Alors que Corneille commence à passer de mode, il s'impose sur
son terrain avec deux pièces dont le sujet est emprunté à l'histoire
romaine, Britannicus en 1669 et Bérénice en 1670,
qui l'emporte dans le coeur du public sur la pièce rivale, Tite
et Bérénice. Suivent Bajazet, orientale et sanglante,
en 1672, les rebondissements de Mithridate en 1673, Iphigénie
en Aulide en 1674. Les préfaces de ces pièces montrent à quel
point Racine est soucieux d'explorer les virtualités du genre et
de justifier ses choix esthétiques.
L'année de la mort de Molière, en 1673, l'Académie Française lui
ouvre ses portes. Il est anobli en 1674 et se voit attribuer la
charge lucrative de trésorier de France. Succès, carrière, amour
(la Champmeslé, tragédienne adulée, est sa maîtresse), tout lui
sourit.
Revers et retournements
Quelques résistances commencent à
apparaître à ce succès vertigineux. D'abord le genre lyrique, de
plus en plus en faveur avec notamment les opéras de Lully, constitue
un nouveau rival quand Racine semblait avoir triomphé de tous les
précédents.
1677, la représentation de Phèdre est l'occasion d'affrontements
plus aigus qu'à l'accoutumée avec le parti cornélien. Duels de sonnets,
injures, menaces de bastonnade, l'affaire est suffisamment sérieuse
pour nécessiter l'intervention de Monsieur, frère du roi.

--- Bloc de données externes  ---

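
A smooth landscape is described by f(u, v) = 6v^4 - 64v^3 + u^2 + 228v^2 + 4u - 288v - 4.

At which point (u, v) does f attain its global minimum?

f(u,v) separates as P(u) + Q(v) − 4, so its minimum is min P + min Q − 4.
P'(u) = 2u + 4 vanishes at u ∈ {-2}; Q'(v) = 24(v - 4)(v - 3)(v - 1) vanishes at v ∈ {1, 3, 4}.
Local minima of P (where P''>0): P(-2)=-4. Local minima of Q: Q(1)=-118, Q(4)=-64.
So the global minimum of f is P(-2) + Q(1) − 4 = -4 − 118 − 4 = -126, attained at (-2, 1).

(-2, 1)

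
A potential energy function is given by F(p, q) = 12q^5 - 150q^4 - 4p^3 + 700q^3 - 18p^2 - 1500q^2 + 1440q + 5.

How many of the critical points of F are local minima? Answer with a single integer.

F separates as a function of p plus a function of q, so ∇F=0 decouples.
∂F/∂p = -12p(p + 3) = 0 at p ∈ {-3, 0}; ∂F/∂q = 60(q - 4)(q - 3)(q - 2)(q - 1) = 0 at q ∈ {1, 2, 3, 4}.
The Hessian is diagonal: diag(F_pp, F_qq). Second derivatives: F_pp(-3)=36, F_pp(0)=-36; F_qq(1)=-360, F_qq(2)=120, F_qq(3)=-120, F_qq(4)=360.
Local minima occur where both diagonal entries positive: (-3, 2), (-3, 4). Count: 2.

2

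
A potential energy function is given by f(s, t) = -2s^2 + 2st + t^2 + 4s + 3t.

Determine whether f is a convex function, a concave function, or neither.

neither

f is quadratic, so its Hessian is the constant matrix H = [[-4, 2], [2, 2]].
det(H) = -12, tr(H) = -2.
det(H) < 0, so H is indefinite: neither convex nor concave.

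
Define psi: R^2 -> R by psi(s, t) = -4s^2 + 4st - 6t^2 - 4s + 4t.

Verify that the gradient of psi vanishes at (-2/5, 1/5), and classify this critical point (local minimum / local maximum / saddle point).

local maximum

∇psi = (-8s + 4t - 4, 4s - 12t + 4); substituting (-2/5, 1/5) gives ∇psi = (0, 0), so (-2/5, 1/5) is indeed a critical point.
The Hessian of psi is constant: H = [[-8, 4], [4, -12]].
det(H) = (-8)·(-12) − 4² = 80.
det(H) > 0 and tr(H) = -20 < 0, so H is negative definite and the point is a local maximum.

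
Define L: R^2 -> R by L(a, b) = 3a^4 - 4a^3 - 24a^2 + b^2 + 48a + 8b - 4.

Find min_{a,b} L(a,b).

L(a,b) separates as P(a) + Q(b) − 4, so its minimum is min P + min Q − 4.
P'(a) = 12(a - 2)(a - 1)(a + 2) vanishes at a ∈ {-2, 1, 2}; Q'(b) = 2b + 8 vanishes at b ∈ {-4}.
Local minima of P (where P''>0): P(-2)=-112, P(2)=16. Local minima of Q: Q(-4)=-16.
So the global minimum of L is P(-2) + Q(-4) − 4 = -112 − 16 − 4 = -132, attained at (-2, -4).

-132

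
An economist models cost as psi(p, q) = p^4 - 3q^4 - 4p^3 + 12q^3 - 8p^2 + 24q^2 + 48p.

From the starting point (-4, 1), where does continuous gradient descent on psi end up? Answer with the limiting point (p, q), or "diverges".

(-2, 0)

psi is separable, so gradient descent decouples: p follows -∂psi/∂p, q follows -∂psi/∂q.
∂psi/∂p = 4(p - 3)(p - 2)(p + 2); at p=-4 this is -336, so p increases.
∂psi/∂q = -12q(q - 4)(q + 1); at q=1 this is 72, so q decreases.
p converges to its nearest critical value -2 (a local min of the p-part); q converges to 0. The iterate converges to (-2, 0).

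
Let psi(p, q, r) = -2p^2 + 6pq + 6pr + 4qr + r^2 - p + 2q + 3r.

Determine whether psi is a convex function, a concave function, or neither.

neither

psi is quadratic, so its Hessian is the constant matrix H = [[-4, 6, 6], [6, 0, 4], [6, 4, 2]].
Leading principal minors: -4, -36, 280.
Neither pattern holds ⇒ H is indefinite ⇒ neither convex nor concave.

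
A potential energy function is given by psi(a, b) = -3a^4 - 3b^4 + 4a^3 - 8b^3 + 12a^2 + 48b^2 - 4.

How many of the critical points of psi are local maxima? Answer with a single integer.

4

psi separates as a function of a plus a function of b, so ∇psi=0 decouples.
∂psi/∂a = -12a(a - 2)(a + 1) = 0 at a ∈ {-1, 0, 2}; ∂psi/∂b = -12b(b - 2)(b + 4) = 0 at b ∈ {-4, 0, 2}.
The Hessian is diagonal: diag(psi_aa, psi_bb). Second derivatives: psi_aa(-1)=-36, psi_aa(0)=24, psi_aa(2)=-72; psi_bb(-4)=-288, psi_bb(0)=96, psi_bb(2)=-144.
Local maxima occur where both diagonal entries negative: (-1, -4), (-1, 2), (2, -4), (2, 2). Count: 4.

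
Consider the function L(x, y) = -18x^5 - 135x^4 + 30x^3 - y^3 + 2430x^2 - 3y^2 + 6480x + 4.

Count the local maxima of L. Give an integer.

L separates as a function of x plus a function of y, so ∇L=0 decouples.
∂L/∂x = -90(x - 3)(x + 2)(x + 3)(x + 4) = 0 at x ∈ {-4, -3, -2, 3}; ∂L/∂y = -3y(y + 2) = 0 at y ∈ {-2, 0}.
The Hessian is diagonal: diag(L_xx, L_yy). Second derivatives: L_xx(-4)=1260, L_xx(-3)=-540, L_xx(-2)=900, L_xx(3)=-18900; L_yy(-2)=6, L_yy(0)=-6.
Local maxima occur where both diagonal entries negative: (-3, 0), (3, 0). Count: 2.

2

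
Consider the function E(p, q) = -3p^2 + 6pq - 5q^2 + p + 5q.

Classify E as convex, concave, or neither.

concave

E is quadratic, so its Hessian is the constant matrix H = [[-6, 6], [6, -10]].
det(H) = 24, tr(H) = -16.
det(H) > 0 and tr(H) < 0, so H is negative definite everywhere: concave.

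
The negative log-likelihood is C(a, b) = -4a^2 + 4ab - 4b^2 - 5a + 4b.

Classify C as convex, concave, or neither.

C is quadratic, so its Hessian is the constant matrix H = [[-8, 4], [4, -8]].
det(H) = 48, tr(H) = -16.
det(H) > 0 and tr(H) < 0, so H is negative definite everywhere: concave.

concave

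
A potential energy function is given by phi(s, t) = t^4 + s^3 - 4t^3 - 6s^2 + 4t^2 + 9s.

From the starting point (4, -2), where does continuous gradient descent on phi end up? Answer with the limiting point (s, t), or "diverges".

phi is separable, so gradient descent decouples: s follows -∂phi/∂s, t follows -∂phi/∂t.
∂phi/∂s = 3(s - 3)(s - 1); at s=4 this is 9, so s decreases.
∂phi/∂t = 4t(t - 2)(t - 1); at t=-2 this is -96, so t increases.
s converges to its nearest critical value 3 (a local min of the s-part); t converges to 0. The iterate converges to (3, 0).

(3, 0)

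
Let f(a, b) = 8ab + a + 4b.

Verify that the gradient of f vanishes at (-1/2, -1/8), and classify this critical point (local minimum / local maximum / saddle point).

∇f = (8b + 1, 8a + 4); substituting (-1/2, -1/8) gives ∇f = (0, 0), so (-1/2, -1/8) is indeed a critical point.
The Hessian of f is constant: H = [[0, 8], [8, 0]].
det(H) = 0·0 − 8² = -64.
Since det(H) < 0, H is indefinite and the critical point is a saddle point.

saddle point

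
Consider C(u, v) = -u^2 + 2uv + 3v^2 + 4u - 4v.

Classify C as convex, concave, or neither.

C is quadratic, so its Hessian is the constant matrix H = [[-2, 2], [2, 6]].
det(H) = -16, tr(H) = 4.
det(H) < 0, so H is indefinite: neither convex nor concave.

neither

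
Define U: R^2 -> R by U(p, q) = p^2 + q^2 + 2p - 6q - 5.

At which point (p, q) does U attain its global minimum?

U(p,q) separates as A(p) + B(q) − 5, so its minimum is min A + min B − 5.
A'(p) = 2p + 2 vanishes at p ∈ {-1}; B'(q) = 2q - 6 vanishes at q ∈ {3}.
Local minima of A (where A''>0): A(-1)=-1. Local minima of B: B(3)=-9.
So the global minimum of U is A(-1) + B(3) − 5 = -1 − 9 − 5 = -15, attained at (-1, 3).

(-1, 3)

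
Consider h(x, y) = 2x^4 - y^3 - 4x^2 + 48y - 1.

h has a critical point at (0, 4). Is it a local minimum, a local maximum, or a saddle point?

local maximum

The mixed partial ∂²h/∂x∂y is 0, so the Hessian at any point is diag(h_xx, h_yy) = diag(8(3x^2 - 1), -6y).
At (0, 4): H = diag(-8, -24).
Both eigenvalues are negative, so H is negative definite: a local maximum.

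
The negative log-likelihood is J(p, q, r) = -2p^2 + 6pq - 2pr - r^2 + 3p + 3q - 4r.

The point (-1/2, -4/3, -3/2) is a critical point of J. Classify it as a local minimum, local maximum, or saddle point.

saddle point

The Hessian is constant: H = [[-4, 6, -2], [6, 0, 0], [-2, 0, -2]].
Leading principal minors: Δ₁ = -4, Δ₂ = -36, Δ₃ = 72.
The minors fit neither the all-positive nor the alternating-sign pattern, so H is indefinite: a saddle point.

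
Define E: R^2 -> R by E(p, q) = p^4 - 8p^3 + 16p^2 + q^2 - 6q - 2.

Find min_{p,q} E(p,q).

E(p,q) separates as A(p) + B(q) − 2, so its minimum is min A + min B − 2.
A'(p) = 4p(p - 4)(p - 2) vanishes at p ∈ {0, 2, 4}; B'(q) = 2q - 6 vanishes at q ∈ {3}.
Local minima of A (where A''>0): A(0)=0, A(4)=0. Local minima of B: B(3)=-9.
So the global minimum of E is A(0) + B(3) − 2 = 0 − 9 − 2 = -11, attained at (0, 3).

-11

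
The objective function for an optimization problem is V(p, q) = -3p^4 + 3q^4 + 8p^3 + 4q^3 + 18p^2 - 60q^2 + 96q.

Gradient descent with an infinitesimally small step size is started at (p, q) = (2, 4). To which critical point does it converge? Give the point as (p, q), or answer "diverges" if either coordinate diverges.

V is separable, so gradient descent decouples: p follows -∂V/∂p, q follows -∂V/∂q.
∂V/∂p = -12p(p - 3)(p + 1); at p=2 this is 72, so p decreases.
∂V/∂q = 12(q - 2)(q - 1)(q + 4); at q=4 this is 576, so q decreases.
p converges to its nearest critical value 0 (a local min of the p-part); q converges to 2. The iterate converges to (0, 2).

(0, 2)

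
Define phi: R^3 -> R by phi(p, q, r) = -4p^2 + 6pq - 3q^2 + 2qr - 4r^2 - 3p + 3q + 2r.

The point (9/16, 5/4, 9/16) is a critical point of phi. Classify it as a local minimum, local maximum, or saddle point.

local maximum

The Hessian is constant: H = [[-8, 6, 0], [6, -6, 2], [0, 2, -8]].
Leading principal minors: Δ₁ = -8, Δ₂ = 12, Δ₃ = -64.
The minors alternate sign starting negative (−, +, −), so H is negative definite: a local maximum.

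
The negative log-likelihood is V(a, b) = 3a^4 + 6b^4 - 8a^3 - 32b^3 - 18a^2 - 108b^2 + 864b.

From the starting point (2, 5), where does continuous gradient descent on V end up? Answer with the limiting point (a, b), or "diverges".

(3, 4)

V is separable, so gradient descent decouples: a follows -∂V/∂a, b follows -∂V/∂b.
∂V/∂a = 12a(a - 3)(a + 1); at a=2 this is -72, so a increases.
∂V/∂b = 24(b - 4)(b - 3)(b + 3); at b=5 this is 384, so b decreases.
a converges to its nearest critical value 3 (a local min of the a-part); b converges to 4. The iterate converges to (3, 4).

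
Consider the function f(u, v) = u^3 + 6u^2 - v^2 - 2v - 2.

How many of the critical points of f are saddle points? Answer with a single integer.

f separates as a function of u plus a function of v, so ∇f=0 decouples.
∂f/∂u = 3u(u + 4) = 0 at u ∈ {-4, 0}; ∂f/∂v = -2(v + 1) = 0 at v ∈ {-1}.
The Hessian is diagonal: diag(f_uu, f_vv). Second derivatives: f_uu(-4)=-12, f_uu(0)=12; f_vv(-1)=-2.
Saddle points occur where the two diagonal entries have opposite signs: (0, -1). Count: 1.

1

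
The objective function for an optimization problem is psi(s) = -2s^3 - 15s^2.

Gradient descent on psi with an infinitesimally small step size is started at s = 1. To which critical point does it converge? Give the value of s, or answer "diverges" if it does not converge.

diverges

psi'(s) = -6s(s + 5), so psi'(1) = -36.
Gradient descent moves in the -psi' direction, i.e. s is increasing.
There is no critical point above s=1, and psi' keeps the same sign, so the iterate runs off to +∞.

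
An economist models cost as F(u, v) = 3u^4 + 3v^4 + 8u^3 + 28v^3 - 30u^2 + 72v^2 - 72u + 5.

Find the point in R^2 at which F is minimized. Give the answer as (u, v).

(2, 0)

F(u,v) separates as P(u) + Q(v) + 5, so its minimum is min P + min Q + 5.
P'(u) = 12(u - 2)(u + 1)(u + 3) vanishes at u ∈ {-3, -1, 2}; Q'(v) = 12v(v + 3)(v + 4) vanishes at v ∈ {-4, -3, 0}.
Local minima of P (where P''>0): P(-3)=-27, P(2)=-152. Local minima of Q: Q(-4)=128, Q(0)=0.
So the global minimum of F is P(2) + Q(0) + 5 = -152 + 0 + 5 = -147, attained at (2, 0).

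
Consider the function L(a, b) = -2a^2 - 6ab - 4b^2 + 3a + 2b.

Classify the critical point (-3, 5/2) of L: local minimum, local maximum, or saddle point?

saddle point

The Hessian of L is constant: H = [[-4, -6], [-6, -8]].
det(H) = (-4)·(-8) − (-6)² = -4.
Since det(H) < 0, H is indefinite and the critical point is a saddle point.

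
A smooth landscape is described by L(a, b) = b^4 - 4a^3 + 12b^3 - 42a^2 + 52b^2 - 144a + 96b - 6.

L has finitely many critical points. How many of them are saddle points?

3

L separates as a function of a plus a function of b, so ∇L=0 decouples.
∂L/∂a = -12(a + 3)(a + 4) = 0 at a ∈ {-4, -3}; ∂L/∂b = 4(b + 2)(b + 3)(b + 4) = 0 at b ∈ {-4, -3, -2}.
The Hessian is diagonal: diag(L_aa, L_bb). Second derivatives: L_aa(-4)=12, L_aa(-3)=-12; L_bb(-4)=8, L_bb(-3)=-4, L_bb(-2)=8.
Saddle points occur where the two diagonal entries have opposite signs: (-4, -3), (-3, -4), (-3, -2). Count: 3.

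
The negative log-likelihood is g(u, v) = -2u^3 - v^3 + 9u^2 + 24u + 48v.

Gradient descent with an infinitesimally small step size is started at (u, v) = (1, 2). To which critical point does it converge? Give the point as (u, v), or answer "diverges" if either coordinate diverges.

g is separable, so gradient descent decouples: u follows -∂g/∂u, v follows -∂g/∂v.
∂g/∂u = -6(u - 4)(u + 1); at u=1 this is 36, so u decreases.
∂g/∂v = -3(v - 4)(v + 4); at v=2 this is 36, so v decreases.
u converges to its nearest critical value -1 (a local min of the u-part); v converges to -4. The iterate converges to (-1, -4).

(-1, -4)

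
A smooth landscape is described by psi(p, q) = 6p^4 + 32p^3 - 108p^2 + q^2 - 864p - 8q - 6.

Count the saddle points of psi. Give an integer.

psi separates as a function of p plus a function of q, so ∇psi=0 decouples.
∂psi/∂p = 24(p - 3)(p + 3)(p + 4) = 0 at p ∈ {-4, -3, 3}; ∂psi/∂q = 2(q - 4) = 0 at q ∈ {4}.
The Hessian is diagonal: diag(psi_pp, psi_qq). Second derivatives: psi_pp(-4)=168, psi_pp(-3)=-144, psi_pp(3)=1008; psi_qq(4)=2.
Saddle points occur where the two diagonal entries have opposite signs: (-3, 4). Count: 1.

1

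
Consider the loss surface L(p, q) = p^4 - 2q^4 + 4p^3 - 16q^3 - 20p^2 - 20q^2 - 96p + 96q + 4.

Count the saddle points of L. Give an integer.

5

L separates as a function of p plus a function of q, so ∇L=0 decouples.
∂L/∂p = 4(p - 3)(p + 2)(p + 4) = 0 at p ∈ {-4, -2, 3}; ∂L/∂q = -8(q - 1)(q + 3)(q + 4) = 0 at q ∈ {-4, -3, 1}.
The Hessian is diagonal: diag(L_pp, L_qq). Second derivatives: L_pp(-4)=56, L_pp(-2)=-40, L_pp(3)=140; L_qq(-4)=-40, L_qq(-3)=32, L_qq(1)=-160.
Saddle points occur where the two diagonal entries have opposite signs: (-4, -4), (-4, 1), (-2, -3), (3, -4), (3, 1). Count: 5.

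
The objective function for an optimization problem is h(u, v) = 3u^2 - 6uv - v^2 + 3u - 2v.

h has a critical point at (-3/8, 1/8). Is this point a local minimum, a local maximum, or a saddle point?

The Hessian of h is constant: H = [[6, -6], [-6, -2]].
det(H) = 6·(-2) − (-6)² = -48.
Since det(H) < 0, H is indefinite and the critical point is a saddle point.

saddle point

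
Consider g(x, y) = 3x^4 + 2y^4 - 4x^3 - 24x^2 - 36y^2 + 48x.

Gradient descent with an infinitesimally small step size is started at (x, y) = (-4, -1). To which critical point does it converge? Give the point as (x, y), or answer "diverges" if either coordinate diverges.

(-2, -3)

g is separable, so gradient descent decouples: x follows -∂g/∂x, y follows -∂g/∂y.
∂g/∂x = 12(x - 2)(x - 1)(x + 2); at x=-4 this is -720, so x increases.
∂g/∂y = 8y(y - 3)(y + 3); at y=-1 this is 64, so y decreases.
x converges to its nearest critical value -2 (a local min of the x-part); y converges to -3. The iterate converges to (-2, -3).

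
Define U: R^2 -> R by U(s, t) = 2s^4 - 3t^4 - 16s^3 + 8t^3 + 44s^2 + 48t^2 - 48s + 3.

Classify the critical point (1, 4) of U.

saddle point

The mixed partial ∂²U/∂s∂t is 0, so the Hessian at any point is diag(U_ss, U_tt) = diag(8(3s^2 - 12s + 11), 12(-3t^2 + 4t + 8)).
At (1, 4): H = diag(16, -288).
The eigenvalues have opposite signs, so H is indefinite: a saddle point.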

Il restait au roi de la tragédie une marche à gravir pour parvenir
au sommet : c'est chose faite quand il devient en 1677 historiographe
du roi avec Boileau.
Racine prend alors ses distances avec le théâtre et par la même
occasion, se rapproche de Port Royal. Dans le même temps grandit
la dévotion du roi qui épouse en 1684 Mme de Maintenon : l'édit
de Nantes est révoqué l'année suivante.
Ses deux dernières tragédies, Esther en 1689 et Athalie
en 1691, d'inspiration bibliques, sont commandées par la nouvelle
femme du roi pour les demoiselles de Saint-Cyr.
Racine s'éteind en 1699, toujours en grâce. Il est enterré à Port
Royal. Ses cendres, ainsi que celles de Pascal, ont été transférées
en 1711 à l'église Saint-Etienne-du-Mont, à Paris.
Racine et le Jansénisme
L'éducation de Racine le lie pour
toujours au jansénisme, même s'il a pris au cours de sa carrière
des distances avec Port-Royal. Jansénius (1585-1638) est le fondateur
de cette doctrine austère et pessimiste : damné depuis le péché
originel, l'homme est irrémédiablement séparé de Dieu, et son destin
est fixé par lui. Pourtant, la bonté divine permet de sauver certains
hommes, sans qu'ils puissent jamais en avoir la certitude, si exemplaire
soit leur vie : c'est la grâce efficace. On peut retrouver ce pessimisme
dans le destin des personnages de Racine, et leur sentiment d'abandon
face à un Dieu qui ne dévoile pas ses desseins.